Mittels Blutfluss den richtigen Entbindungszeitpunkt finden

Der Zugang zum gesamten Inhalt dieser Seite ist nur Angehörigen medizinischer Fachkreise vorbehalten. Der Zugang zum gesamten Inhalt dieser Seite ist nur Angehörigen medizinischer Fachkreise vorbehalten.

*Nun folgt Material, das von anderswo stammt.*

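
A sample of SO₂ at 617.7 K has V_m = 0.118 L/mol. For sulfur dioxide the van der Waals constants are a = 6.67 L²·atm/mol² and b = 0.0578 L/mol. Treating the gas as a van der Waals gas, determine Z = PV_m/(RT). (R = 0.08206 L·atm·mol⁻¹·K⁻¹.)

Z ≈ 0.8450

P = RT/(V_m − b) − a/V_m² = (0.08206)(617.7)/(0.118 − 0.0578) − 6.67/(0.118)²
  = 50.688/0.060200 − 479.03 = 841.99 − 479.03 = 362.96 atm
Z = PV_m/(RT) = (362.96)(0.118)/((0.08206)(617.7)) = 42.829/50.688 = 0.8450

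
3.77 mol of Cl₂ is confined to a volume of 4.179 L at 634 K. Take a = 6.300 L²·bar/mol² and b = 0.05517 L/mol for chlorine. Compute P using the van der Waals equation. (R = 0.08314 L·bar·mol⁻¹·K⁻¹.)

P ≈ 44.92 bar

P = nRT/(V − nb) − a n²/V²
nRT/(V − nb) = (3.77)(0.08314)(634)/(4.179 − 3.77×0.05517) = 198.72/3.9710 = 50.043 bar
a n²/V² = (6.300)(3.77)²/(4.179)² = 5.1272 bar
P = 50.043 − 5.1272 = 44.92 bar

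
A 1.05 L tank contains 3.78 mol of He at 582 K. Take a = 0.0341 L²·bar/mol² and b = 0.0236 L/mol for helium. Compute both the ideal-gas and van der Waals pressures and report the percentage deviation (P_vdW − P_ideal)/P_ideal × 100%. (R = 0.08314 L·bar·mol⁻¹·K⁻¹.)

9.03 %

Ideal: P_ideal = nRT/V = (3.78)(0.08314)(582)/1.05 = 174.195 bar
vdW: P = nRT/(V − nb) − a n²/V² = 182.905/0.960792 − 0.487234/1.10250 = 190.369 − 0.441936 = 189.927 bar
% deviation = (189.927 − 174.195)/174.195 × 100% = 9.03%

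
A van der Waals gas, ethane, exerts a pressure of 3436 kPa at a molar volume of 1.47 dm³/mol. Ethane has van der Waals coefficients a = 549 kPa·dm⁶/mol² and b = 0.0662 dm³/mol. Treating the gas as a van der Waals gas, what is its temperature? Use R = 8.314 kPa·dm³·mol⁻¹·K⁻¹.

T ≈ 623.1 K

T = (P + a/V_m²)(V_m − b)/R
P + a/V_m² = 3436 + 549/(1.47)² = 3690.1 kPa
V_m − b = 1.47 − 0.0662 = 1.4038 dm³/mol
T = (3690.1)(1.4038)/8.314 = 623.1 K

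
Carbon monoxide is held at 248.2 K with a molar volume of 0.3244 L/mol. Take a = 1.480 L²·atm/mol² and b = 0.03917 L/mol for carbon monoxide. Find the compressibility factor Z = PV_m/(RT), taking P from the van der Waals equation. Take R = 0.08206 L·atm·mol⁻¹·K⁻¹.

Z ≈ 0.9133

P = RT/(V_m − b) − a/V_m² = (0.08206)(248.2)/(0.3244 − 0.03917) − 1.480/(0.3244)²
  = 20.367/0.28523 − 14.064 = 71.406 − 14.064 = 57.342 atm
Z = PV_m/(RT) = (57.342)(0.3244)/((0.08206)(248.2)) = 18.602/20.367 = 0.9133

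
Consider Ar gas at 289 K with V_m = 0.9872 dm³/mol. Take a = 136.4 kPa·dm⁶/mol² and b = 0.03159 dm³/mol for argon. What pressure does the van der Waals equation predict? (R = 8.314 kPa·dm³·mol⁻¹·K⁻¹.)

P = RT/(V_m − b) − a/V_m²
RT/(V_m − b) = (8.314)(289)/(0.9872 − 0.03159) = 2402.7/0.95561 = 2514.3 kPa
a/V_m² = 136.4/(0.9872)² = 139.96 kPa
P = 2514.3 − 139.96 = 2374 kPa

P ≈ 2374 kPa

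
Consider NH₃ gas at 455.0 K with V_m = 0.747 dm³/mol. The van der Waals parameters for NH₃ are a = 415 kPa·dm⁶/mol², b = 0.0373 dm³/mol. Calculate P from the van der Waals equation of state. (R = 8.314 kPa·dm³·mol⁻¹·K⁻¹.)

P ≈ 4587 kPa

P = RT/(V_m − b) − a/V_m²
RT/(V_m − b) = (8.314)(455.0)/(0.747 − 0.0373) = 3782.9/0.70970 = 5330.3 kPa
a/V_m² = 415/(0.747)² = 743.72 kPa
P = 5330.3 − 743.72 = 4587 kPa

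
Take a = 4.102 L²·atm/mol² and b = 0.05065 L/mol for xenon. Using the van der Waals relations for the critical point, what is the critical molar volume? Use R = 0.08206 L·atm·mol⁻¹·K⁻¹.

V_m,c ≈ 0.1520 L/mol

For a van der Waals gas, V_m,c = 3b.
V_m,c = 3×0.05065 = 0.1520 L/mol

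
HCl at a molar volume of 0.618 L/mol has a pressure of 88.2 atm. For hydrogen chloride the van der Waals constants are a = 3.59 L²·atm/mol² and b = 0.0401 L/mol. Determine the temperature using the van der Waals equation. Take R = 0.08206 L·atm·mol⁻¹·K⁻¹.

T ≈ 687.3 K

T = (P + a/V_m²)(V_m − b)/R
P + a/V_m² = 88.2 + 3.59/(0.618)² = 97.600 atm
V_m − b = 0.618 − 0.0401 = 0.57790 L/mol
T = (97.600)(0.57790)/0.08206 = 687.3 K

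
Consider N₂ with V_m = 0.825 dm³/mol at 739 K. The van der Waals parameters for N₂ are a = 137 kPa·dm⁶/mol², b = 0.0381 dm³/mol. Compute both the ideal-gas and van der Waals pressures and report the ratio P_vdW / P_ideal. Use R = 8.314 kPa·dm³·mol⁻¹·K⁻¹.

P_vdW / P_ideal ≈ 1.021

Ideal: P_ideal = RT/V_m = (8.314)(739)/0.825 = 7447.33 kPa
vdW: P = RT/(V_m − b) − a/V_m² = 6144.05/0.786900 − 137/0.680625 = 7807.92 − 201.286 = 7606.63 kPa
Ratio = 7606.63/7447.33 = 1.021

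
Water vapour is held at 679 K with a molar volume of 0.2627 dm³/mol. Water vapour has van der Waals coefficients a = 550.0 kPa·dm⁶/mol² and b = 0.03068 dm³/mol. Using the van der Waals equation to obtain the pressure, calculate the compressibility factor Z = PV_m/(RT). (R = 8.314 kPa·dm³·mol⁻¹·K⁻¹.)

P = RT/(V_m − b) − a/V_m² = (8.314)(679)/(0.2627 − 0.03068) − 550.0/(0.2627)²
  = 5645.2/0.23202 − 7969.7 = 24331 − 7969.7 = 16361 kPa
Z = PV_m/(RT) = (16361)(0.2627)/((8.314)(679)) = 4298.0/5645.2 = 0.7614

Z ≈ 0.7614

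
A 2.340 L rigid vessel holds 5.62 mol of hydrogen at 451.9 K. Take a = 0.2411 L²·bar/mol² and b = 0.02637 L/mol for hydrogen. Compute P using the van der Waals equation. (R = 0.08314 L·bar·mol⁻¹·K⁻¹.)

P = nRT/(V − nb) − a n²/V²
nRT/(V − nb) = (5.62)(0.08314)(451.9)/(2.340 − 5.62×0.02637) = 211.15/2.1918 = 96.336 bar
a n²/V² = (0.2411)(5.62)²/(2.340)² = 1.3907 bar
P = 96.336 − 1.3907 = 94.95 bar

P ≈ 94.95 bar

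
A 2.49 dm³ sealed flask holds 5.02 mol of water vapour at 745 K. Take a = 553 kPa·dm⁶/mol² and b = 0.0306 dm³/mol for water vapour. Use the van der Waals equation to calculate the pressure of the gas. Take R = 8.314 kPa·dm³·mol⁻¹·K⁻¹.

P = nRT/(V − nb) − a n²/V²
nRT/(V − nb) = (5.02)(8.314)(745)/(2.49 − 5.02×0.0306) = 31094/2.3364 = 13309 kPa
a n²/V² = (553)(5.02)²/(2.49)² = 2247.7 kPa
P = 13309 − 2247.7 = 11061 kPa

P ≈ 11061 kPa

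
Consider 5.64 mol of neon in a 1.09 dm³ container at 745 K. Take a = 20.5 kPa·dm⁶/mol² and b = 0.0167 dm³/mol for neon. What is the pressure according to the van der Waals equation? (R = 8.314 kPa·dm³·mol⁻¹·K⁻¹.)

P ≈ 34532 kPa

P = nRT/(V − nb) − a n²/V²
nRT/(V − nb) = (5.64)(8.314)(745)/(1.09 − 5.64×0.0167) = 34934/0.99581 = 35081 kPa
a n²/V² = (20.5)(5.64)²/(1.09)² = 548.86 kPa
P = 35081 − 548.86 = 34532 kPa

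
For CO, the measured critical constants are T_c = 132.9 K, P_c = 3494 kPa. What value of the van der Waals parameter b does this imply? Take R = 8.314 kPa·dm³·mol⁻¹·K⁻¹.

b ≈ 0.03953 dm³/mol

From T_c = 8a/(27Rb) and P_c = a/(27b²): b = R T_c/(8 P_c).
b = (8.314)(132.9)/(8×3494) = 1104.9/27952 = 0.03953 dm³/mol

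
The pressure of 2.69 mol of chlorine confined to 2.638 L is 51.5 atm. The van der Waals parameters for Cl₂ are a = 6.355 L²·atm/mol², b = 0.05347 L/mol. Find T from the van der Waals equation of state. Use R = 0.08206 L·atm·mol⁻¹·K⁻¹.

T ≈ 656.6 K

T = (P + a n²/V²)(V − nb)/(nR)
P + a n²/V² = 51.5 + (6.355)(2.69)²/(2.638)² = 58.108 atm
V − nb = 2.638 − (2.69)(0.05347) = 2.4942 L
T = (58.108)(2.4942)/((2.69)(0.08206)) = 656.6 K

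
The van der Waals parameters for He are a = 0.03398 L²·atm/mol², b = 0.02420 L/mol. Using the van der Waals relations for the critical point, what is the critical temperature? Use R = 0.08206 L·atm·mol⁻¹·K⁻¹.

T_c ≈ 5.070 K

For a van der Waals gas, T_c = 8a/(27Rb).
T_c = 8×0.03398/(27×0.08206×0.02420) = 0.27184/0.053618 = 5.070 K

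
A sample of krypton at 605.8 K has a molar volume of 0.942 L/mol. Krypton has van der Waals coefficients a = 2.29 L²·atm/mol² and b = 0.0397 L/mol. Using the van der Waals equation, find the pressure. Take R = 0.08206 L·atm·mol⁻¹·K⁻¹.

P ≈ 52.51 atm

P = RT/(V_m − b) − a/V_m²
RT/(V_m − b) = (0.08206)(605.8)/(0.942 − 0.0397) = 49.712/0.90230 = 55.095 atm
a/V_m² = 2.29/(0.942)² = 2.5807 atm
P = 55.095 − 2.5807 = 52.51 atm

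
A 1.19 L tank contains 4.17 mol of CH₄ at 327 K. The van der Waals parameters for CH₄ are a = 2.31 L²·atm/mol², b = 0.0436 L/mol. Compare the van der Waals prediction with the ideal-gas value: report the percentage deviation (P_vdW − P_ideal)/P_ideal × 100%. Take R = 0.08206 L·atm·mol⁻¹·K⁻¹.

-12.13 %

Ideal: P_ideal = nRT/V = (4.17)(0.08206)(327)/1.19 = 94.0304 atm
vdW: P = nRT/(V − nb) − a n²/V² = 111.896/1.00819 − 40.1684/1.41610 = 110.987 − 28.3655 = 82.622 atm
% deviation = (82.622 − 94.0304)/94.0304 × 100% = -12.13%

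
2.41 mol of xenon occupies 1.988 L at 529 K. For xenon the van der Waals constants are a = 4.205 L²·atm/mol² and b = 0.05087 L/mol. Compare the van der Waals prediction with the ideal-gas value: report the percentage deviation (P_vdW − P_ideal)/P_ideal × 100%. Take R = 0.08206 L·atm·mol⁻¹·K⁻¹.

-5.17 %

Ideal: P_ideal = nRT/V = (2.41)(0.08206)(529)/1.988 = 52.6245 atm
vdW: P = nRT/(V − nb) − a n²/V² = 104.617/1.86540 − 24.4231/3.95214 = 56.0829 − 6.17972 = 49.9032 atm
% deviation = (49.9032 − 52.6245)/52.6245 × 100% = -5.17%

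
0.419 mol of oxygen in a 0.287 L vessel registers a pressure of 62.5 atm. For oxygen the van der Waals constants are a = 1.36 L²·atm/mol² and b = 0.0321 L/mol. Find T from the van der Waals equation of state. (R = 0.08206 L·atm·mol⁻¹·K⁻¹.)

T ≈ 520.3 K

T = (P + a n²/V²)(V − nb)/(nR)
P + a n²/V² = 62.5 + (1.36)(0.419)²/(0.287)² = 65.399 atm
V − nb = 0.287 − (0.419)(0.0321) = 0.27355 L
T = (65.399)(0.27355)/((0.419)(0.08206)) = 520.3 K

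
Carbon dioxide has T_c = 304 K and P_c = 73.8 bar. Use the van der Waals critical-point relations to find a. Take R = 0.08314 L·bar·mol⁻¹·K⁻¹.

a ≈ 3.652 L²·bar/mol²

From T_c = 8a/(27Rb) and P_c = a/(27b²): a = 27 R² T_c²/(64 P_c).
a = 27×(0.08314)²×(304)²/(64×73.8) = 17248/4723.2 = 3.652 L²·bar/mol²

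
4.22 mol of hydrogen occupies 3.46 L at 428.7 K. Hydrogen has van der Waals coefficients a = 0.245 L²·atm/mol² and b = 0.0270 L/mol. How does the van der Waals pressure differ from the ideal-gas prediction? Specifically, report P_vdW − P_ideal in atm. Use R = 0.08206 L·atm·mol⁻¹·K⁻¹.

ΔP ≈ 1.097 atm

Ideal: P_ideal = nRT/V = (4.22)(0.08206)(428.7)/3.46 = 42.9063 atm
vdW: P = nRT/(V − nb) − a n²/V² = 148.456/3.34606 − 4.36306/11.9716 = 44.3674 − 0.364451 = 44.0029 atm
ΔP = 44.0029 − 42.9063 = 1.097 atm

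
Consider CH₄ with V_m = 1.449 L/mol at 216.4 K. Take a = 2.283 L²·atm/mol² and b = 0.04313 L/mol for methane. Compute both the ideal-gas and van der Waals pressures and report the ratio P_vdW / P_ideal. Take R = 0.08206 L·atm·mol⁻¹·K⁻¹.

P_vdW / P_ideal ≈ 0.9420

Ideal: P_ideal = RT/V_m = (0.08206)(216.4)/1.449 = 12.2552 atm
vdW: P = RT/(V_m − b) − a/V_m² = 17.7578/1.40587 − 2.283/2.09960 = 12.6312 − 1.08735 = 11.5439 atm
Ratio = 11.5439/12.2552 = 0.9420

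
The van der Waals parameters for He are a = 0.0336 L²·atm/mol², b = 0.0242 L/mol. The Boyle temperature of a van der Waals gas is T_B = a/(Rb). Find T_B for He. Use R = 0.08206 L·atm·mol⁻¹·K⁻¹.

T_B ≈ 16.92 K

For a van der Waals gas the second virial coefficient B₂ = b − a/(RT) vanishes at T_B = a/(Rb).
T_B = 0.0336/(0.08206×0.0242) = 0.0336/0.0019859 = 16.92 K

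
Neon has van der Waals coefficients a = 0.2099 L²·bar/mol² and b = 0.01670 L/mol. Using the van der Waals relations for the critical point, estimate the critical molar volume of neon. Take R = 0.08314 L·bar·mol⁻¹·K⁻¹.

V_m,c ≈ 0.05010 L/mol

For a van der Waals gas, V_m,c = 3b.
V_m,c = 3×0.01670 = 0.05010 L/mol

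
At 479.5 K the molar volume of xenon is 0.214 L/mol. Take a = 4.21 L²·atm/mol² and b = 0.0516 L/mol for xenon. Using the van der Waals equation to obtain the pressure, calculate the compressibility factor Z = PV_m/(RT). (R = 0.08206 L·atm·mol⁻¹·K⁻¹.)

P = RT/(V_m − b) − a/V_m² = (0.08206)(479.5)/(0.214 − 0.0516) − 4.21/(0.214)²
  = 39.348/0.16240 − 91.929 = 242.29 − 91.929 = 150.36 atm
Z = PV_m/(RT) = (150.36)(0.214)/((0.08206)(479.5)) = 32.177/39.348 = 0.8178

Z ≈ 0.8178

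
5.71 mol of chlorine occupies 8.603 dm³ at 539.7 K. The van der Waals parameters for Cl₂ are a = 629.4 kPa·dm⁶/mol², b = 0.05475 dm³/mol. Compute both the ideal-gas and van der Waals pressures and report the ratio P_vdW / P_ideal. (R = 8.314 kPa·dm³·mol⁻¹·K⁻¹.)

Ideal: P_ideal = nRT/V = (5.71)(8.314)(539.7)/8.603 = 2978.16 kPa
vdW: P = nRT/(V − nb) − a n²/V² = 25621.1/8.29038 − 20521.0/74.0116 = 3090.46 − 277.267 = 2813.19 kPa
Ratio = 2813.19/2978.16 = 0.9446

P_vdW / P_ideal ≈ 0.9446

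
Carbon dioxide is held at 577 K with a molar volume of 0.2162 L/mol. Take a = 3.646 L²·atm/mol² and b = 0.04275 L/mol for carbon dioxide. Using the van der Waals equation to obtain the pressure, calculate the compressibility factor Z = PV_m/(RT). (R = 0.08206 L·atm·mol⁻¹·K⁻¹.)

P = RT/(V_m − b) − a/V_m² = (0.08206)(577)/(0.2162 − 0.04275) − 3.646/(0.2162)²
  = 47.349/0.17345 − 78.002 = 272.98 − 78.002 = 194.98 atm
Z = PV_m/(RT) = (194.98)(0.2162)/((0.08206)(577)) = 42.155/47.349 = 0.8903

Z ≈ 0.8903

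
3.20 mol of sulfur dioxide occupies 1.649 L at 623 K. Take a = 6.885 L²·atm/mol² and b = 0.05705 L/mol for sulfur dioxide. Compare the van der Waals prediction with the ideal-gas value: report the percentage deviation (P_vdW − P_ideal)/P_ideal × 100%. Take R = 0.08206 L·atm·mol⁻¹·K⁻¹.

-13.69 %

Ideal: P_ideal = nRT/V = (3.20)(0.08206)(623)/1.649 = 99.2085 atm
vdW: P = nRT/(V − nb) − a n²/V² = 163.595/1.46644 − 70.5024/2.71920 = 111.559 − 25.9276 = 85.631 atm
% deviation = (85.631 − 99.2085)/99.2085 × 100% = -13.69%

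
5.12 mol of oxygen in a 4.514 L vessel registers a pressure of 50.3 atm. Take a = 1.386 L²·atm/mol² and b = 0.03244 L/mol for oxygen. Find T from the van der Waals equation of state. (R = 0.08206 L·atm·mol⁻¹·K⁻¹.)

T ≈ 539.0 K

T = (P + a n²/V²)(V − nb)/(nR)
P + a n²/V² = 50.3 + (1.386)(5.12)²/(4.514)² = 52.083 atm
V − nb = 4.514 − (5.12)(0.03244) = 4.3479 L
T = (52.083)(4.3479)/((5.12)(0.08206)) = 539.0 K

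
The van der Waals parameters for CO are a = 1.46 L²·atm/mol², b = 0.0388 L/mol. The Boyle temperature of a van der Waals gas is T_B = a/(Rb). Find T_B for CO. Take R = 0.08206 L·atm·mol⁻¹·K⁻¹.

For a van der Waals gas the second virial coefficient B₂ = b − a/(RT) vanishes at T_B = a/(Rb).
T_B = 1.46/(0.08206×0.0388) = 1.46/0.0031839 = 458.6 K

T_B ≈ 458.6 K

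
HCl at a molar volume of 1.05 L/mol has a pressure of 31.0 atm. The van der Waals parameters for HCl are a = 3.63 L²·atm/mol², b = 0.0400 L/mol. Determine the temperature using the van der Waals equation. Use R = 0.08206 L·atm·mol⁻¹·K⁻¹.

T = (P + a/V_m²)(V_m − b)/R
P + a/V_m² = 31.0 + 3.63/(1.05)² = 34.293 atm
V_m − b = 1.05 − 0.0400 = 1.0100 L/mol
T = (34.293)(1.0100)/0.08206 = 422.1 K

T ≈ 422.1 K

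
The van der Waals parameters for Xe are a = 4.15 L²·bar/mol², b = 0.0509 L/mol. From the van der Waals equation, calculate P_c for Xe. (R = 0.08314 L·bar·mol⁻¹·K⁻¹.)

For a van der Waals gas, P_c = a/(27b²).
P_c = 4.15/(27×(0.0509)²) = 4.15/0.069952 = 59.33 bar

P_c ≈ 59.33 bar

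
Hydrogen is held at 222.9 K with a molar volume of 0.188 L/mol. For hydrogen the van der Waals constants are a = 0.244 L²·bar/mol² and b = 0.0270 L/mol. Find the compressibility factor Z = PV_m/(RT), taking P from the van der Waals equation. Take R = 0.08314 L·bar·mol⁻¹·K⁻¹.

P = RT/(V_m − b) − a/V_m² = (0.08314)(222.9)/(0.188 − 0.0270) − 0.244/(0.188)²
  = 18.532/0.16100 − 6.9036 = 115.11 − 6.9036 = 108.21 bar
Z = PV_m/(RT) = (108.21)(0.188)/((0.08314)(222.9)) = 20.343/18.532 = 1.098

Z ≈ 1.098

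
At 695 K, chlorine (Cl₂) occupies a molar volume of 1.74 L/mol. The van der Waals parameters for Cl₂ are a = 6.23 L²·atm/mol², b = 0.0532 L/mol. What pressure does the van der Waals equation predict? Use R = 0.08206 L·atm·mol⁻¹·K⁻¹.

P ≈ 31.75 atm

P = RT/(V_m − b) − a/V_m²
RT/(V_m − b) = (0.08206)(695)/(1.74 − 0.0532) = 57.032/1.6868 = 33.811 atm
a/V_m² = 6.23/(1.74)² = 2.0577 atm
P = 33.811 − 2.0577 = 31.75 atm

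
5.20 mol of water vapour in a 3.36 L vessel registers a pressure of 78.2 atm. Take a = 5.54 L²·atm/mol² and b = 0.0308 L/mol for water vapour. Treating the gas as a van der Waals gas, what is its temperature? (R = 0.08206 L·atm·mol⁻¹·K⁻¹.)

T ≈ 685.9 K

T = (P + a n²/V²)(V − nb)/(nR)
P + a n²/V² = 78.2 + (5.54)(5.20)²/(3.36)² = 91.469 atm
V − nb = 3.36 − (5.20)(0.0308) = 3.1998 L
T = (91.469)(3.1998)/((5.20)(0.08206)) = 685.9 K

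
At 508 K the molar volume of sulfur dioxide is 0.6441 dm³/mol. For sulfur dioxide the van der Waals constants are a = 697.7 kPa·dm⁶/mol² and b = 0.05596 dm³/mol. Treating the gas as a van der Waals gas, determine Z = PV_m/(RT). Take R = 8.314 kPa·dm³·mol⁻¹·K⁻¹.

Z ≈ 0.8387

P = RT/(V_m − b) − a/V_m² = (8.314)(508)/(0.6441 − 0.05596) − 697.7/(0.6441)²
  = 4223.5/0.58814 − 1681.8 = 7181.1 − 1681.8 = 5499.3 kPa
Z = PV_m/(RT) = (5499.3)(0.6441)/((8.314)(508)) = 3542.1/4223.5 = 0.8387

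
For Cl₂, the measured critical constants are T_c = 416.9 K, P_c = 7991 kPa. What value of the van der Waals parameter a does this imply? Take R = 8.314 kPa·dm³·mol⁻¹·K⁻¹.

a ≈ 634.3 kPa·dm⁶/mol²

From T_c = 8a/(27Rb) and P_c = a/(27b²): a = 27 R² T_c²/(64 P_c).
a = 27×(8.314)²×(416.9)²/(64×7991) = 324375164/511424 = 634.3 kPa·dm⁶/mol²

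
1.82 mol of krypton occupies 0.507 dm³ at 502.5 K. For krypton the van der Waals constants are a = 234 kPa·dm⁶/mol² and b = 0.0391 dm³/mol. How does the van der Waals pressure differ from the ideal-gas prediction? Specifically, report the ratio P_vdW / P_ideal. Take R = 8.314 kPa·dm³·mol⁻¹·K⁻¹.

Ideal: P_ideal = nRT/V = (1.82)(8.314)(502.5)/0.507 = 14997.2 kPa
vdW: P = nRT/(V − nb) − a n²/V² = 7603.57/0.435838 − 775.102/0.257049 = 17445.9 − 3015.39 = 14430.5 kPa
Ratio = 14430.5/14997.2 = 0.9622

P_vdW / P_ideal ≈ 0.9622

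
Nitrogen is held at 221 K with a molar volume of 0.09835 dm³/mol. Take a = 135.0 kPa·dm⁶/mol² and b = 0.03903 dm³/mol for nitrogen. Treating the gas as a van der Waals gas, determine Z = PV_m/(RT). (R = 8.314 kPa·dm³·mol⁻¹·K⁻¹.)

P = RT/(V_m − b) − a/V_m² = (8.314)(221)/(0.09835 − 0.03903) − 135.0/(0.09835)²
  = 1837.4/0.059320 − 13957 = 30974 − 13957 = 17017 kPa
Z = PV_m/(RT) = (17017)(0.09835)/((8.314)(221)) = 1673.6/1837.4 = 0.9109

Z ≈ 0.9109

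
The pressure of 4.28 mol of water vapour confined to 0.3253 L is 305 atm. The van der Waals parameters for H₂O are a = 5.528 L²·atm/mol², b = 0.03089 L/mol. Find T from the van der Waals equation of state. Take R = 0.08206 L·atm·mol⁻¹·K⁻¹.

T ≈ 693.8 K

T = (P + a n²/V²)(V − nb)/(nR)
P + a n²/V² = 305 + (5.528)(4.28)²/(0.3253)² = 1261.9 atm
V − nb = 0.3253 − (4.28)(0.03089) = 0.19309 L
T = (1261.9)(0.19309)/((4.28)(0.08206)) = 693.8 K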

Der Blutfluss von Ungeborenen könnte künftig herangezogen werden, um den optimalen Geburtszeitpunkt bei gewissen Risikoschwangerschaften zu bestimmen. Er sei sogar besser geeignet als die Herztonfrequenz, meinen Forscher des Universitätsklinikums Hamburg-Eppendorf (UKE). Die entsprechende Studie wurde in "The Lancet" vorgestellt.

Für die randomisierte TRUFFLE-Studie (The Trial of Umbilicial and Fetal Flow in Europe) wurden an 20 westeuropäischen Kliniken zwischen Jänner 2005 und Oktober 2010 insgesamt 503 schwangere Frauen mit einer Mutterkuchenunterfunktion untersucht. Die werdenden Mütter wurden auf drei Untersuchungsgruppen verteilt. In der einen Gruppe bestimmten die Ärzte den Entbindungszeitpunkt, indem sie Kurzzeitvariationen der Herztonfrequenz des Kindes maßen. In den anderen beiden Gruppen beobachteten sie mithilfe von Ultraschall Veränderungen des Blutflusses in den Nabelschnurarterien und im Ductus venosus und leiteten entweder bei frühen oder bei späten Blutflussveränderungen die Geburt ein.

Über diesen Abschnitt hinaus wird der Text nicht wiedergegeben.